Internationalisation of culture
A culture must develop, present and measure itself internationally. Just as most culture is created without government support, most international exchanges and cooperation take place without government intervention. This government plays a modest role as far as international cultural exchanges are concerned. It is first and foremost the responsibility of cultural organisations themselves to give their international ambitions and activities form and content. The government will facilitate this.
Dutch international cultural policy was last formulated in mid-2012 in Meer dan kwaliteit [More than quality], a policy document written by the then State Secretary for Culture and further developed in the joint document prepared by the Ministry of Education, Culture and Science and the Ministry of Foreign Affairs44. The key idea behind it is to improve links between culture, diplomacy and economy. To achieve this, four objectives have been set:
- To strengthen the international level of Dutch top cultural institutions by making targeted choices within the basic cultural infrastructure;
- To strengthen the international market position of Dutch artists and organisations;
- To strengthen the economic benefits of internationalisation of culture;
- To strengthen cultural diplomacy: to use culture as part of international relations.
a) Strengthening the international position of Dutch top institutions:
As part of the subsidy plan for 2013-2016, additional budget has been set aside for top institutions such as the Royal Concertgebouw Orchestra (USD 783,000) and Toneelgroep Amsterdam (USD 326,000).

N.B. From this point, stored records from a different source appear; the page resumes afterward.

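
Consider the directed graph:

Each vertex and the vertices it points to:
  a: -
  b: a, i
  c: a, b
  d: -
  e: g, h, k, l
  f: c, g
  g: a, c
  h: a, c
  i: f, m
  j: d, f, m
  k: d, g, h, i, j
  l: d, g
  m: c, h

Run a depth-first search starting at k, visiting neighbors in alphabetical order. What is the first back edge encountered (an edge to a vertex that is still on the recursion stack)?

f->c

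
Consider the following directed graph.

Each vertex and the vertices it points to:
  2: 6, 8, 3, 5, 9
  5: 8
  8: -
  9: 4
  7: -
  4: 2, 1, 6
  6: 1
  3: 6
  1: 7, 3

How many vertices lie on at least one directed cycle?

6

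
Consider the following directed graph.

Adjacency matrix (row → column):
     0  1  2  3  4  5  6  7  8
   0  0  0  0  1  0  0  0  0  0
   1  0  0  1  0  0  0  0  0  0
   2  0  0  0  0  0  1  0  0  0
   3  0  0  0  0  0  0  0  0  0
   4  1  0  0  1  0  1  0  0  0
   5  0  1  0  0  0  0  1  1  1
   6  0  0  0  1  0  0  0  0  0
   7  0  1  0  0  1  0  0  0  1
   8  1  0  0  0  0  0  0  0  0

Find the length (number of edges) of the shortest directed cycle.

3

For each vertex v, BFS finds the shortest path from v back to v.
The shortest such closed walk is 5 → 1 → 2 → 5, length 3.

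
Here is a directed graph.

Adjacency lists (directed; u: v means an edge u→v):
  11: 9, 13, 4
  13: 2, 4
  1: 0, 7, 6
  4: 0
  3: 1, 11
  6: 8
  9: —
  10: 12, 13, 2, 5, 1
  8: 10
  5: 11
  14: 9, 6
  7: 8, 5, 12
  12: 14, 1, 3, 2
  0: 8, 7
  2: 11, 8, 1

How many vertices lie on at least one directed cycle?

A vertex is on a directed cycle iff it belongs to a strongly connected component of size ≥ 2 (or has a self-loop).
The vertices on cycles are {0, 1, 2, 3, 4, 5, 6, 7, 8, 10, 11, 12, 13, 14} — 14 in total.

14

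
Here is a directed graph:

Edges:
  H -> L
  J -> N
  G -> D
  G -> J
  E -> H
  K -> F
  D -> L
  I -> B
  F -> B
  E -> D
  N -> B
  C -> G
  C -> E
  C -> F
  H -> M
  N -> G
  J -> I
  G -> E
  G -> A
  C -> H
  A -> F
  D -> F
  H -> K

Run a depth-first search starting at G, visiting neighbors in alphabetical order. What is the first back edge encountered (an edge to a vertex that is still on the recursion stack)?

DFS from G (visiting neighbors in alphabetical order); mark gray on enter, black on exit:
G gray
  A gray
    F gray
      B gray
      B black
    F black
  A black
  D gray
    D→F: F black — skip
    L gray
    L black
  D black
  E gray
    E→D: D black — skip
    H gray
      K gray
        K→F: F black — skip
      K black
      H→L: L black — skip
      M gray
      M black
    H black
  E black
  J gray
    I gray
      I→B: B black — skip
    I black
    N gray
      N→B: B black — skip
      N→G: G is gray → back edge
First back edge: N → G.

N→G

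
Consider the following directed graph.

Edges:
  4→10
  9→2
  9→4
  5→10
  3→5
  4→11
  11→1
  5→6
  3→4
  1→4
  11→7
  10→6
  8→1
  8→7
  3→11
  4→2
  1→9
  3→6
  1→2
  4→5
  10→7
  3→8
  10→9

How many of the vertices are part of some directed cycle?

6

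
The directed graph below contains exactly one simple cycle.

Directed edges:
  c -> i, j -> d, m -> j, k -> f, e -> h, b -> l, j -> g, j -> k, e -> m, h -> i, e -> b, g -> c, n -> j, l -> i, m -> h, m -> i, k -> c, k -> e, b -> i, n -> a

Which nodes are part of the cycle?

e, j, k, m

DFS with gray/black marking from j:
j gray
  d gray
  d black
  k gray
    c gray
      i gray
      i black
    c black
    e gray
      m gray
        m→j: j is gray → back edge
Back edge closes the cycle j → k → e → m → j; its vertices are {e, j, k, m}.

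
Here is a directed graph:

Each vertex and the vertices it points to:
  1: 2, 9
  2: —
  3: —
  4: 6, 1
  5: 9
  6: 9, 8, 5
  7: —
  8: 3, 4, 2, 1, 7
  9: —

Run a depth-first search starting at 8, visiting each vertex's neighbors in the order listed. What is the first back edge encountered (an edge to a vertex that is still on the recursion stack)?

6→8

DFS from 8 (visiting each vertex's neighbors in the order listed); mark gray on enter, black on exit:
8 gray
  3 gray
  3 black
  4 gray
    6 gray
      9 gray
      9 black
      6→8: 8 is gray → back edge
First back edge: 6 → 8.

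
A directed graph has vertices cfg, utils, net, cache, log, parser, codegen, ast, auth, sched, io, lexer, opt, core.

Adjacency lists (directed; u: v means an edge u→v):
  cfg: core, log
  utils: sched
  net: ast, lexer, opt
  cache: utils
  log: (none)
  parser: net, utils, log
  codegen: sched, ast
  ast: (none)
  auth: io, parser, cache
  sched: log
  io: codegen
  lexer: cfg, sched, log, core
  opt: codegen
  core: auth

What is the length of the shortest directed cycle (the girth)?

5

For each vertex v, BFS finds the shortest path from v back to v.
The shortest such closed walk is auth → parser → net → lexer → core → auth, length 5.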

b) Strengthening the international market position:
USD 718,000 per annum is available for international obligations (such as biennales), USD 2 million per annum for major, multi-sector activities and USD 391,000 per annum for the international cultural visitor programme. Finally, USD 2.3 million has been allocated to the funds for joint plans in the so-called focus countries.
c) Strengthening the economic aspect:
An annual sum of USD 2.9 million is available for expanding the market for the creative industries and USD 391,000 is available for expanding the market for film.
d) Cultural diplomacy: 15
Culture opens doors in foreign policy and helps to paint a positive picture of the Netherlands. This applies equally to the Dutch masters of the Golden Age and to Dutch Design. The Dutch government also attaches importance to state events from the point of view of cultural diplomacy. In recent years (2011-2013), bilateral celebrations have been held with Turkey and Russia. The Dutch Centre for International Cultural Cooperation coordinates the cultural component of the celebrations.

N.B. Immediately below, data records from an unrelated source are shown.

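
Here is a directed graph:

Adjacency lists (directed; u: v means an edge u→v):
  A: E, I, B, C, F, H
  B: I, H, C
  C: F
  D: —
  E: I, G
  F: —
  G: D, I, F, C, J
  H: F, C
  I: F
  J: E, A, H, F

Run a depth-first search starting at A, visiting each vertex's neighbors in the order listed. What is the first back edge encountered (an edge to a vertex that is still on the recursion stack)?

J->E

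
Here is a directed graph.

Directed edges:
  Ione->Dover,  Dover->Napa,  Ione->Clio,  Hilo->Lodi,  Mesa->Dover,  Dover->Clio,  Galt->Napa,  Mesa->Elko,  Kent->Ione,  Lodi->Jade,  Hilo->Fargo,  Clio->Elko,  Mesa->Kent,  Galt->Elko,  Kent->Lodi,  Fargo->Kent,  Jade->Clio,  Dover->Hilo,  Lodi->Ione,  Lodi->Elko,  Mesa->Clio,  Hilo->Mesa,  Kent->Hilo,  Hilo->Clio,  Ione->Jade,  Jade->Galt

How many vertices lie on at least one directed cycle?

7

A vertex is on a directed cycle iff it belongs to a strongly connected component of size ≥ 2 (or has a self-loop).
The vertices on cycles are {Hilo, Ione, Kent, Lodi, Mesa, Dover, Fargo} — 7 in total.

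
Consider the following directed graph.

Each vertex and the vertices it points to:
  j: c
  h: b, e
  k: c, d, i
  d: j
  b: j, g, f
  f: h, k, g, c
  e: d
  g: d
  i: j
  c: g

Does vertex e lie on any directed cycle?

No

e lies on a cycle iff there is a path from e back to itself.
Exploring from e, it never reaches itself; equivalently, its strongly connected component is a singleton.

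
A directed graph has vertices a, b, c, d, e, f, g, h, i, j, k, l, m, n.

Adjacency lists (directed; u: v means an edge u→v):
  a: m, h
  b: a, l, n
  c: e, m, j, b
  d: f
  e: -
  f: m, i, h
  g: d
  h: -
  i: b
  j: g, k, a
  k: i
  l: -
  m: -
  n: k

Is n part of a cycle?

Yes

n is on a cycle iff n can reach itself via ≥1 edge.
n → k → i → b → n — yes.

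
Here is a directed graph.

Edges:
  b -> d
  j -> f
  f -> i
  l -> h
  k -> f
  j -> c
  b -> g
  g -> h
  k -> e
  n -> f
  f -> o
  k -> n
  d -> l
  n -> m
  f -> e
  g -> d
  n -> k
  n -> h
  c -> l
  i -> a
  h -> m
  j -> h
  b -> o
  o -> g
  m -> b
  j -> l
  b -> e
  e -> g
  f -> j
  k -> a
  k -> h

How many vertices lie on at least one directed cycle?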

The Ministry of Education, Culture and Science and the Ministry of Foreign Affairs are responsible for implementation. This involves a clear division of labour. The Ministry of Foreign Affairs determines the geographical strategic priorities 45, coordinates bilateral en intergovernmental celebrations and events and manages the posts abroad. The Ministry of Education, Culture and Science manages the funds and supporting organisations, is responsible for sectoral cultural policy and enables organisations to develop international activities via the basic cultural infrastructure. The Ministry of Economic Affairs is also involved in specific cases, e.g. in connection with the creative industries.

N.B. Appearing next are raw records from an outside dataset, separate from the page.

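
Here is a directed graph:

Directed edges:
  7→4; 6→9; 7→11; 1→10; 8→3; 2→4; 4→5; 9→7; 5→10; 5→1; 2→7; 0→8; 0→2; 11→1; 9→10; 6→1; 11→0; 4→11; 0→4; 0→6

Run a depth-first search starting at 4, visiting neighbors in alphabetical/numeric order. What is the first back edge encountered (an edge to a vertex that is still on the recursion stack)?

DFS from 4 (visiting neighbors in alphabetical/numeric order); mark gray on enter, black on exit:
4 gray
  5 gray
    1 gray
      10 gray
      10 black
    1 black
    5→10: 10 black — skip
  5 black
  11 gray
    0 gray
      2 gray
        2→4: 4 is gray → back edge
First back edge: 2 → 4.

2->4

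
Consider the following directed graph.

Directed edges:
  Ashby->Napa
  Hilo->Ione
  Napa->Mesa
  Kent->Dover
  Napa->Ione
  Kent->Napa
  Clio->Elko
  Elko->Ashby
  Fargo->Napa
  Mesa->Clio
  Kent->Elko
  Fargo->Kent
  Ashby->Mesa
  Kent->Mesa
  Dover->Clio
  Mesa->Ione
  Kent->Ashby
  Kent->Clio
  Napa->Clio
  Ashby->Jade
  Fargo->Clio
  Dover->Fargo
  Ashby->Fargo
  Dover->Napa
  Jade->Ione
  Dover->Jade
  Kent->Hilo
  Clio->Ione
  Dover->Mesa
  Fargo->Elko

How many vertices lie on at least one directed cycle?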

In their policy, the cultural funds expressly focus attention on creating opportunities for young, promising talent, presenting proven talent at relevant international events and venues and expanding the market. In order to promote mobility, the "Transartist desk" at the new Dutch Centre for International Cultural Cooperation is receiving financial support within the basic cultural infrastructure. This desk advises organisations and artists on working in other countries and participates in EU programmes and in international networks. The amounts referred to in connection with the measures below have been set aside or made available over and above the budgets for international activities which have been allocated to the funds and the basic national infrastructure organisations.